Ray Optics or Geometrical Optics and Optical Instruments use a graphic of a ray of light to explain numerous phenomena such as reflection, refraction, and dispersion. Ray Optics or Geometrical Optics argues that light travels in a straight path, and each object has an image. 

Characteristics of Light

• Light always travels in a Rectilinear Propagation: Light, on the whole, prefers to travel in a straight line. However, light rays cannot continue their propagation if the path has curves or bends. This suggests that light prefers to propagate through the shortest distance.
• No need for the medium: Light may travel in any medium, including vacuum, where the speed of light is maximum.
• Speed: There is no other energy source that can travel as quickly as light.

• Reflection of Light: When the light ray approaches an extremely smooth surface and the ray of light bounces back, it is referred to as the reflection of light. 

Spherical Mirrors

A sphere includes a spherical mirror. When one of the surfaces is silvered, the other becomes the reflective surface. The mirror is called a concave mirror when the convex face is silvered and the reflecting surface is concave. It is called a convex mirror when its concave face is silvered, and the convex face is the reflecting face. A few terms related to spherical mirrors are:

• Centre of curvature
• Normal
• The radius of curvature
• Pole of the mirror
• Principal axis

Refraction of Light

Refraction occurs when light is transferred obliquely from one medium to another, causing a perceptible shift in the image’s light path.

Laws of Refraction:

• The incident ray, the normal, and the refracted ray are all on the same plane.
• For a given medium, the ratio of sine angle of incidence to sine angle of refraction remains constant.

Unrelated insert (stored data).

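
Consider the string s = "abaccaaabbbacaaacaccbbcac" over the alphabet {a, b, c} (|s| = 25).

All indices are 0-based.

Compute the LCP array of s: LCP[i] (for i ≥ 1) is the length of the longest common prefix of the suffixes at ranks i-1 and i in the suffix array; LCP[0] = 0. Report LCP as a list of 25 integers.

[0, 3, 2, 2, 1, 2, 1, 2, 3, 2, 3, 0, 3, 1, 2, 2, 1, 0, 1, 4, 2, 3, 1, 1, 2]

rank | idx | suffix
   0 |   5 | aaabbbacaaacaccbbcac
   1 |  13 | aaacaccbbcac
   2 |   6 | aabbbacaaacaccbbcac
   3 |  14 | aacaccbbcac
   4 |   0 | abaccaaabbbacaaacaccbbcac
   5 |   7 | abbbacaaacaccbbcac
   6 |  23 | ac
   7 |  11 | acaaacaccbbcac
   8 |  15 | acaccbbcac
   9 |   2 | accaaabbbacaaacaccbbcac
  10 |  17 | accbbcac
  11 |  10 | bacaaacaccbbcac
  12 |   1 | baccaaabbbacaaacaccbbcac
  13 |   9 | bbacaaacaccbbcac
  14 |   8 | bbbacaaacaccbbcac
  15 |  20 | bbcac
  16 |  21 | bcac
  17 |  24 | c
  18 |   4 | caaabbbacaaacaccbbcac
  19 |  12 | caaacaccbbcac
  20 |  22 | cac
  21 |  16 | caccbbcac
  22 |  19 | cbbcac
  23 |   3 | ccaaabbbacaaacaccbbcac
  24 |  18 | ccbbcac

SA = [5, 13, 6, 14, 0, 7, 23, 11, 15, 2, 17, 10, 1, 9, 8, 20, 21, 24, 4, 12, 22, 16, 19, 3, 18]
i: (SA[i-1],SA[i]) lcp shared
  1: (5,13) 3 'aaa'
  2: (13,6) 2 'aa'
  3: (6,14) 2 'aa'
  4: (14,0) 1 'a'
  5: (0,7) 2 'ab'
  6: (7,23) 1 'a'
  7: (23,11) 2 'ac'
  8: (11,15) 3 'aca'
  9: (15,2) 2 'ac'
  10: (2,17) 3 'acc'
  11: (17,10) 0 ''
  12: (10,1) 3 'bac'
  13: (1,9) 1 'b'
  14: (9,8) 2 'bb'
  15: (8,20) 2 'bb'
  16: (20,21) 1 'b'
  17: (21,24) 0 ''
  18: (24,4) 1 'c'
  19: (4,12) 4 'caaa'
  20: (12,22) 2 'ca'
  21: (22,16) 3 'cac'
  22: (16,19) 1 'c'
  23: (19,3) 1 'c'
  24: (3,18) 2 'cc'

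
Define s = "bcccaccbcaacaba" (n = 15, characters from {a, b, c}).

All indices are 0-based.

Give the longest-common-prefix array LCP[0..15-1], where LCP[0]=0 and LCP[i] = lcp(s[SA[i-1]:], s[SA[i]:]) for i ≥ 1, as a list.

rank→(start, suffix):
  0 → (14, 'a')
  1 → (9, 'aacaba')
  2 → (12, 'aba')
  3 → (10, 'acaba')
  4 → (4, 'accbcaacaba')
  5 → (13, 'ba')
  6 → (7, 'bcaacaba')
  7 → (0, 'bcccaccbcaacaba')
  8 → (8, 'caacaba')
  9 → (11, 'caba')
  10 → (3, 'caccbcaacaba')
  11 → (6, 'cbcaacaba')
  12 → (2, 'ccaccbcaacaba')
  13 → (5, 'ccbcaacaba')
  14 → (1, 'cccaccbcaacaba')

SA = [14, 9, 12, 10, 4, 13, 7, 0, 8, 11, 3, 6, 2, 5, 1]
i: (SA[i-1],SA[i]) lcp shared
  1: (14,9) 1 'a'
  2: (9,12) 1 'a'
  3: (12,10) 1 'a'
  4: (10,4) 2 'ac'
  5: (4,13) 0 ''
  6: (13,7) 1 'b'
  7: (7,0) 2 'bc'
  8: (0,8) 0 ''
  9: (8,11) 2 'ca'
  10: (11,3) 2 'ca'
  11: (3,6) 1 'c'
  12: (6,2) 1 'c'
  13: (2,5) 2 'cc'
  14: (5,1) 2 'cc'

[0, 1, 1, 1, 2, 0, 1, 2, 0, 2, 2, 1, 1, 2, 2]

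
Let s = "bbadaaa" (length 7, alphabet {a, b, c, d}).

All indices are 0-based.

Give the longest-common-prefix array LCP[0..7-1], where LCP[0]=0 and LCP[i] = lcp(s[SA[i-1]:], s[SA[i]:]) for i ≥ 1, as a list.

[0, 1, 2, 1, 0, 1, 0]

sorted suffixes:
  #0 SA[0]=6  'a'
  #1 SA[1]=5  'aa'
  #2 SA[2]=4  'aaa'
  #3 SA[3]=2  'adaaa'
  #4 SA[4]=1  'badaaa'
  #5 SA[5]=0  'bbadaaa'
  #6 SA[6]=3  'daaa'

SA = [6, 5, 4, 2, 1, 0, 3]
i: (SA[i-1],SA[i]) lcp shared
  1: (6,5) 1 'a'
  2: (5,4) 2 'aa'
  3: (4,2) 1 'a'
  4: (2,1) 0 ''
  5: (1,0) 1 'b'
  6: (0,3) 0 ''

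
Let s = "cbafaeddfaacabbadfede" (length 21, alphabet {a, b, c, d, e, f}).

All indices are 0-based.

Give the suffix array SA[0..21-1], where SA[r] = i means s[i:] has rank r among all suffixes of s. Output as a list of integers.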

The ratio of the speed of light in a vacuum to the speed of light in the medium is known as the refractive index.

Snell’s law of refraction states that for the refracting medium to incident medium, a refractive index is the ratio of sine angle of incidence to sine angle of refraction i.e. sin i/sin r= n2/n1. On the other hand, the absolute refractive index refers to the ratio of the speed of light in a medium to the speed of light in a vacuum. n = c/v

An absolute refractive index can be used to identify whether a medium is optically denser or rarer. If medium 1 has a greater absolute refractive index than media 2, medium 1 is said to be optically denser. Medium 1 is optically rarer if its refractive index is lower than medium 2.

Examples: Diamonds, Prisms, Optical Fibre, Mirage, etc.

Refraction can also occur through spherical surfaces like lenses. For a ray of light refracting through the lens, the lens maker’s formula is followed.

Lens maker’s formula for the thin lens will be 

1/f = ((n2-n1)/n1) (1/R1 – 1R2).

For convex lenses, R1 is positive, R2 is negative, whereas for concave lenses, R1 is negative, and R2 is positive. 

Benefits of using a lens combination

• Increasing the image’s magnification.
• Increasing the sharpness of an image by reducing the flaws generated by a single image.
• Giving the constructed image about the thing.
• Expanding the field of view.

Optical Instruments

In our daily lives, we employ various optical devices created by combining the properties of reflection, refraction, and dispersion.

• Eye: The intensity of light and colour is sensed by an array of interconnecting nerve fibres and cells in our eyes. The retina, for example, comprises rods and cones that take light, convert it to electrical signals, and transmit them to the brain via the optic nerves. In addition, the ciliary muscles aid in modifying the shape and focal length of the lens in the eye.
• Lens: Lenses can be described as magnifying glasses which have curved sides. It is a piece of transparent glass that disperses rays of light. Everything passes through them through refraction. 
• Simple Microscope: A converging lens with a short focal length is used in a basic microscope, commonly known as a magnifying glass. As a result, an erect and virtual image is generated when it is amplified and held close to the eye. On the other hand, a compound microscope has two converging lenses, a moderate focal length, a big aperture eyepiece, and a tiny focal length and fast aperture objective lens.
• Telescope: This equipment is used to observe objects located at a great distance. On the other hand, a telescope has an objective lens with a large aperture and a long focal length and an eye lens with a tiny aperture and focal length.

Conclusion

Light propagation is described in geometrical optics in terms of rays, which is useful for approximating the routes along which light propagates in specific situations. Certain optical effects, such as diffraction and interference, are not taken into consideration by geometrical optics. The bouncing of incident light waves at the medium’s border is thought of as reflection. According to the law of reflection, the angle of incidence equals the angle of reflection when measured from the conventional.